Ross went inside the house. The crime techs were already at it with their luminol and cameras, searching for trace amounts of blood. Ross followed the same path that Towson had described for him and eventually came to the body.
Alice Ketcher wore a long-sleeved t-shirt and pajama shorts that had ridden high up her thighs. Ross had an urge to pull those shorts down a few inches to give the lady back her dignity but of course didn’t want to contaminate the crime scene.
“Broken neck,” said a nasally voice behind him.
Ross nodded professionally at the lead tech, a relatively new guy by the name of Han.
Ross said, “Tell me how you know.”
Han carefully approached the body so as not to disturb anything and pointed a pen light at Alice’s neck.
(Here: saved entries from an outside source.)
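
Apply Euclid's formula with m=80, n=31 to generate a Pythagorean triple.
(5439, 4960, 7361)

Euclid's formula: a = m² - n², b = 2mn, c = m² + n²
m = 80, n = 31
a = 80² - 31² = 6400 - 961 = 5439
b = 2 × 80 × 31 = 4960
c = 80² + 31² = 6400 + 961 = 7361
Verification: 5439² + 4960² = 29582721 + 24601600 = 54184321 = 7361² ✓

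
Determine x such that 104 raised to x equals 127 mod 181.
77

Baby-step giant-step with step n = ⌈√181⌉ = 14.
Baby steps 104^j mod 181 (j:value) for j=0..13: 0:1, 1:104, 2:137, 3:130, 4:126, 5:72, 6:67, 7:90, 8:129, 9:22, 10:116, 11:118, 12:145, 13:57.
Giant-step multiplier: 104^(-14) ≡ 104^(180-14) = 104^166 ≡ 4 (mod 181).
Giant steps γ_i = 127·4^i mod 181: γ_0=127, γ_1=146, γ_2=41, γ_3=164, γ_4=113, γ_5=90 (in table at j=7).
x = i·n + j = 5·14 + 7 = 77.
Check: 104^77 ≡ 127 (mod 181).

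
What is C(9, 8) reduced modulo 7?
2

Using Lucas' theorem:
Write n=9 and k=8 in base 7:
n in base 7: [1, 2]
k in base 7: [1, 1]
C(9,8) mod 7 = ∏ C(n_i, k_i) mod 7
Digit binomials (mod 7): C(1,1) = 1; C(2,1) = 2
Product: 1 × 2 = 2 ≡ 2 (mod 7)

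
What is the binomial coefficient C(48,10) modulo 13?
0

Using Lucas' theorem:
Write n=48 and k=10 in base 13:
n in base 13: [3, 9]
k in base 13: [0, 10]
C(48,10) mod 13 = ∏ C(n_i, k_i) mod 13
Digit binomials (mod 13): C(3,0) = 1; C(9,10) = 0 (k_i > n_i)
Product: 1 × 0 = 0 ≡ 0 (mod 13)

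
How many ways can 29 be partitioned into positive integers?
4565

p(n) counts ways to write n as a sum of positive integers (order ignored).
Euler's pentagonal recurrence: p(k) = p(k-1) + p(k-2) - p(k-5) - p(k-7) + p(k-12) + p(k-15) - ... (offsets j(3j∓1)/2, signs ++--, p(0)=1, p(<0)=0).
DP table for k = 0..28: p(0)=1, p(1)=1, p(2)=2, p(3)=3, p(4)=5, p(5)=7, p(6)=11, p(7)=15, p(8)=22, p(9)=30, p(10)=42, p(11)=56, p(12)=77, p(13)=101, p(14)=135, p(15)=176, p(16)=231, p(17)=297, p(18)=385, p(19)=490, p(20)=627, p(21)=792, p(22)=1002, p(23)=1255, p(24)=1575, p(25)=1958, p(26)=2436, p(27)=3010, p(28)=3718.
Final step: p(29) = p(28) + p(27) - p(24) - p(22) + p(17) + p(14) - p(7) - p(3)
= 3718 + 3010 - 1575 - 1002 + 297 + 135 - 15 - 3
= 4565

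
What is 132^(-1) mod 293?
202

gcd(132, 293) = 1, so the inverse exists.
Extended Euclidean algorithm on (293, 132):
293 = 2 × 132 + 29  ⟹  29 = (1)·293 + (-2)·132
132 = 4 × 29 + 16  ⟹  16 = (-4)·293 + (9)·132
29 = 1 × 16 + 13  ⟹  13 = (5)·293 + (-11)·132
16 = 1 × 13 + 3  ⟹  3 = (-9)·293 + (20)·132
13 = 4 × 3 + 1  ⟹  1 = (41)·293 + (-91)·132
So (-91)·132 ≡ 1 (mod 293), i.e. 132^(-1) ≡ -91 ≡ 202 (mod 293).
Check: 132 × 202 = 26664 ≡ 1 (mod 293)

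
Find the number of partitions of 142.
18440293320

p(n) counts ways to write n as a sum of positive integers (order ignored).
Euler's pentagonal recurrence: p(k) = p(k-1) + p(k-2) - p(k-5) - p(k-7) + p(k-12) + p(k-15) - ... (offsets j(3j∓1)/2, signs ++--, p(0)=1, p(<0)=0).
DP table for k = 0..141: p(0)=1, p(1)=1, p(2)=2, p(3)=3, p(4)=5, p(5)=7, p(6)=11, p(7)=15, p(8)=22, p(9)=30, p(10)=42, p(11)=56, p(12)=77, p(13)=101, p(14)=135, p(15)=176, p(16)=231, p(17)=297, p(18)=385, p(19)=490, p(20)=627, p(21)=792, p(22)=1002, p(23)=1255, p(24)=1575, p(25)=1958, p(26)=2436, p(27)=3010, p(28)=3718, p(29)=4565, p(30)=5604, p(31)=6842, p(32)=8349, p(33)=10143, p(34)=12310, p(35)=14883, p(36)=17977, p(37)=21637, p(38)=26015, p(39)=31185, p(40)=37338, p(41)=44583, p(42)=53174, p(43)=63261, p(44)=75175, p(45)=89134, p(46)=105558, p(47)=124754, p(48)=147273, p(49)=173525, p(50)=204226, p(51)=239943, p(52)=281589, p(53)=329931, p(54)=386155, p(55)=451276, p(56)=526823, p(57)=614154, p(58)=715220, p(59)=831820, p(60)=966467, p(61)=1121505, p(62)=1300156, p(63)=1505499, p(64)=1741630, p(65)=2012558, p(66)=2323520, p(67)=2679689, p(68)=3087735, p(69)=3554345, p(70)=4087968, p(71)=4697205, p(72)=5392783, p(73)=6185689, p(74)=7089500, p(75)=8118264, p(76)=9289091, p(77)=10619863, p(78)=12132164, p(79)=13848650, p(80)=15796476, p(81)=18004327, p(82)=20506255, p(83)=23338469, p(84)=26543660, p(85)=30167357, p(86)=34262962, p(87)=38887673, p(88)=44108109, p(89)=49995925, p(90)=56634173, p(91)=64112359, p(92)=72533807, p(93)=82010177, p(94)=92669720, p(95)=104651419, p(96)=118114304, p(97)=133230930, p(98)=150198136, p(99)=169229875, p(100)=190569292, p(101)=214481126, p(102)=241265379, p(103)=271248950, p(104)=304801365, p(105)=342325709, p(106)=384276336, p(107)=431149389, p(108)=483502844, p(109)=541946240, p(110)=607163746, p(111)=679903203, p(112)=761002156, p(113)=851376628, p(114)=952050665, p(115)=1064144451, p(116)=1188908248, p(117)=1327710076, p(118)=1482074143, p(119)=1653668665, p(120)=1844349560, p(121)=2056148051, p(122)=2291320912, p(123)=2552338241, p(124)=2841940500, p(125)=3163127352, p(126)=3519222692, p(127)=3913864295, p(128)=4351078600, p(129)=4835271870, p(130)=5371315400, p(131)=5964539504, p(132)=6620830889, p(133)=7346629512, p(134)=8149040695, p(135)=9035836076, p(136)=10015581680, p(137)=11097645016, p(138)=12292341831, p(139)=13610949895, p(140)=15065878135, p(141)=16670689208.
Final step: p(142) = p(141) + p(140) - p(137) - p(135) + p(130) + p(127) - p(120) - p(116) + p(107) + p(102) - p(91) - p(85) + p(72) + p(65) - p(50) - p(42) + p(25) + p(16)
= 16670689208 + 15065878135 - 11097645016 - 9035836076 + 5371315400 + 3913864295 - 1844349560 - 1188908248 + 431149389 + 241265379 - 64112359 - 30167357 + 5392783 + 2012558 - 204226 - 53174 + 1958 + 231
= 18440293320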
Ross didn’t need the technical details because even a layman could tell, but he wanted to gauge Han’s presentation. Never too early to start thinking about a trial.
“The line of bruising there is the first indicator. Consistent with a neck being violently twisted. Looks like she died instantly, so we’ve got a classic case of spinal shock. The spinal cord was severely injured, resulting in an immediate loss of nerve supply to the body. The nerves of the heart and vasculature are affected leading to a severe drop in blood pressure.”
Ross nodded. Han would have to work on his delivery before they put him in front of a jury but the guy knew what he was talking about.
“Any chance she fell and hit her head and twisted her neck?” Ross asked.
Han shook his head. “Doubtful. I’m certain somebody did this to her.”
“Righty or a lefty?” Ross said.
“The person that broke this woman’s neck used their left hand to twist.”